How to handle kafka publishing failure in robust way

Nishant picture Nishant · Oct 21, 2016 · Viewed 10.8k times · Source

I'm using Kafka and we have a use case to build a fault tolerant system where not even a single message should be missed. So here's the problem: If publishing to Kafka fails due to any reason (ZooKeeper down, Kafka broker down etc) how can we robustly handle those messages and replay them once things are back up again. Again as I say we cannot afford even a single message failure. Another use case is we also need to know at any given point in time how many messages were failed to publish to Kafka due to any reason i.e. something like counter functionality and now those messages needs to be re-published again.

One of the solution is to push those messages to some database (like Cassandra where writes are very fast but we also need counter functionality and I guess Cassandra counter functionality is not that great and we don't want to use that.) which can handle that kind of load and also provide us with the counter facility which is very accurate.

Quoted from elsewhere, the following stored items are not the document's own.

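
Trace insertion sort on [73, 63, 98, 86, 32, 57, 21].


Initial: [73, 63, 98, 86, 32, 57, 21]
Insert 63: [63, 73, 98, 86, 32, 57, 21]
Insert 98: [63, 73, 98, 86, 32, 57, 21]
Insert 86: [63, 73, 86, 98, 32, 57, 21]
Insert 32: [32, 63, 73, 86, 98, 57, 21]
Insert 57: [32, 57, 63, 73, 86, 98, 21]
Insert 21: [21, 32, 57, 63, 73, 86, 98]

Sorted: [21, 32, 57, 63, 73, 86, 98]


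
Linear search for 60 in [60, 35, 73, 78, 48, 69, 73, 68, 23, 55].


i=0: 60==60 found!

Found at 0, 1 comps


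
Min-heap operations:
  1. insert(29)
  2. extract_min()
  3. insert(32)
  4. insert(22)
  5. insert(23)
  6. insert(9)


insert(29) -> [29]
extract_min()->29, []
insert(32) -> [32]
insert(22) -> [22, 32]
insert(23) -> [22, 32, 23]
insert(9) -> [9, 22, 23, 32]

Final heap: [9, 22, 23, 32]


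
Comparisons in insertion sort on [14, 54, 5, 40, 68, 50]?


Algorithm: insertion sort
Input: [14, 54, 5, 40, 68, 50]
Sorted: [5, 14, 40, 50, 54, 68]

9


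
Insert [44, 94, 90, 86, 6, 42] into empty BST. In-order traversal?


Insert 44: root
Insert 94: R from 44
Insert 90: R from 44 -> L from 94
Insert 86: R from 44 -> L from 94 -> L from 90
Insert 6: L from 44
Insert 42: L from 44 -> R from 6

In-order: [6, 42, 44, 86, 90, 94]


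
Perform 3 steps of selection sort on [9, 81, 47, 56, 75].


Initial: [9, 81, 47, 56, 75]
Step 1: min=9 at 0
  Swap: [9, 81, 47, 56, 75]
Step 2: min=47 at 2
  Swap: [9, 47, 81, 56, 75]
Step 3: min=56 at 3
  Swap: [9, 47, 56, 81, 75]

After 3 steps: [9, 47, 56, 81, 75]


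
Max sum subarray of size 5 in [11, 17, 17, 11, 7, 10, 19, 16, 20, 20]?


[0:5]: 63
[1:6]: 62
[2:7]: 64
[3:8]: 63
[4:9]: 72
[5:10]: 85

Max: 85 at [5:10]


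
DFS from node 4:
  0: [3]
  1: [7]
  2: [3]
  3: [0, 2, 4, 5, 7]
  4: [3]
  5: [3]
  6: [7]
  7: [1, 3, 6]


Visit 4, push [3]
Visit 3, push [7, 5, 2, 0]
Visit 0, push []
Visit 2, push []
Visit 5, push []
Visit 7, push [6, 1]
Visit 1, push []
Visit 6, push []

DFS order: [4, 3, 0, 2, 5, 7, 1, 6]


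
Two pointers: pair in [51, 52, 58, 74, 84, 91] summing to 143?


lo=0(51)+hi=5(91)=142
lo=1(52)+hi=5(91)=143

Yes: 52+91=143


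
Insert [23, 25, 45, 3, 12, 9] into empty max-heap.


Insert 23: [23]
Insert 25: [25, 23]
Insert 45: [45, 23, 25]
Insert 3: [45, 23, 25, 3]
Insert 12: [45, 23, 25, 3, 12]
Insert 9: [45, 23, 25, 3, 12, 9]

Final heap: [45, 23, 25, 3, 12, 9]


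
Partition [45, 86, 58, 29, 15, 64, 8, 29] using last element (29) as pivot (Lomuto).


Pivot: 29
  29 <= 29: swap -> [29, 86, 58, 45, 15, 64, 8, 29]
  15 <= 29: swap -> [29, 15, 58, 45, 86, 64, 8, 29]
  8 <= 29: swap -> [29, 15, 8, 45, 86, 64, 58, 29]
Place pivot at 3: [29, 15, 8, 29, 86, 64, 58, 45]

Partitioned: [29, 15, 8, 29, 86, 64, 58, 45]


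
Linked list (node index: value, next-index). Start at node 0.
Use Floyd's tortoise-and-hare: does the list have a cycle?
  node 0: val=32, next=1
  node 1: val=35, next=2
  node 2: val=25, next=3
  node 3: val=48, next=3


Floyd's tortoise (slow, +1) and hare (fast, +2):
  init: slow=0, fast=0
  step 1: slow=1, fast=2
  step 2: slow=2, fast=3
  step 3: slow=3, fast=3
  slow == fast at node 3: cycle detected

Cycle: yes


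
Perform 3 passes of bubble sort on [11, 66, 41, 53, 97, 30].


Initial: [11, 66, 41, 53, 97, 30]
Pass 1: [11, 41, 53, 66, 30, 97] (3 swaps)
Pass 2: [11, 41, 53, 30, 66, 97] (1 swaps)
Pass 3: [11, 41, 30, 53, 66, 97] (1 swaps)

After 3 passes: [11, 41, 30, 53, 66, 97]


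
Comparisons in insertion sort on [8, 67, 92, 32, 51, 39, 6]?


Algorithm: insertion sort
Input: [8, 67, 92, 32, 51, 39, 6]
Sorted: [6, 8, 32, 39, 51, 67, 92]

18


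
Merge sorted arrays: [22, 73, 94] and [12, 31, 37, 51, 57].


Take 12 from B
Take 22 from A
Take 31 from B
Take 37 from B
Take 51 from B
Take 57 from B

Merged: [12, 22, 31, 37, 51, 57, 73, 94]


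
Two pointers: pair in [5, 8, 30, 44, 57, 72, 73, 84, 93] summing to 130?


lo=0(5)+hi=8(93)=98
lo=1(8)+hi=8(93)=101
lo=2(30)+hi=8(93)=123
lo=3(44)+hi=8(93)=137
lo=3(44)+hi=7(84)=128
lo=4(57)+hi=7(84)=141
lo=4(57)+hi=6(73)=130

Yes: 57+73=130


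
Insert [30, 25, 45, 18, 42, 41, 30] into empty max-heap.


Insert 30: [30]
Insert 25: [30, 25]
Insert 45: [45, 25, 30]
Insert 18: [45, 25, 30, 18]
Insert 42: [45, 42, 30, 18, 25]
Insert 41: [45, 42, 41, 18, 25, 30]
Insert 30: [45, 42, 41, 18, 25, 30, 30]

Final heap: [45, 42, 41, 18, 25, 30, 30]


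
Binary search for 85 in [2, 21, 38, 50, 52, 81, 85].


Step 1: lo=0, hi=6, mid=3, val=50
Step 2: lo=4, hi=6, mid=5, val=81
Step 3: lo=6, hi=6, mid=6, val=85

Found at index 6


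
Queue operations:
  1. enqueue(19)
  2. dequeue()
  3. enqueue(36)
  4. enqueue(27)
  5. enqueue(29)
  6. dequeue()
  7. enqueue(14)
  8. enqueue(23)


enqueue(19) -> [19]
dequeue()->19, []
enqueue(36) -> [36]
enqueue(27) -> [36, 27]
enqueue(29) -> [36, 27, 29]
dequeue()->36, [27, 29]
enqueue(14) -> [27, 29, 14]
enqueue(23) -> [27, 29, 14, 23]

Final queue: [27, 29, 14, 23]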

This question is more from architecture perspective and then which technology to use to make that happen.

PS: We handle some where like 3000TPS. So when system start failing those failed messages can grow very fast in very short time. We're using java based frameworks.

Thanks for your help!

Answer

Chris Matta picture Chris Matta · Oct 21, 2016

The reason Kafka was built in a distributed, fault-tolerant way is to handle problems exactly like yours, multiple failures of core components should avoid service interruptions. To avoid a down Zookeeper, deploy at least 3 instances of Zookeepers (if this is in AWS, deploy them across availability zones). To avoid broker failures, deploy multiple brokers, and ensure you're specifying multiple brokers in your producer bootstrap.servers property. To ensure that the Kafka cluster has written your message in a durable manor, ensure that the acks=all property is set in the producer. This will acknowledge a client write when all in-sync replicas acknowledge reception of the message (at the expense of throughput). You can also set queuing limits to ensure that if writes to the broker start backing up you can catch an exception and handle it and possibly retry.

Using Cassandra (another well thought out distributed, fault tolerant system) to "stage" your writes doesn't seem like it adds any reliability to your architecture, but does increase the complexity, plus Cassandra wasn't written to be a message queue for a message queue, I would avoid this.

Properly configured, Kafka should be available to handle all your message writes and provide suitable guarantees.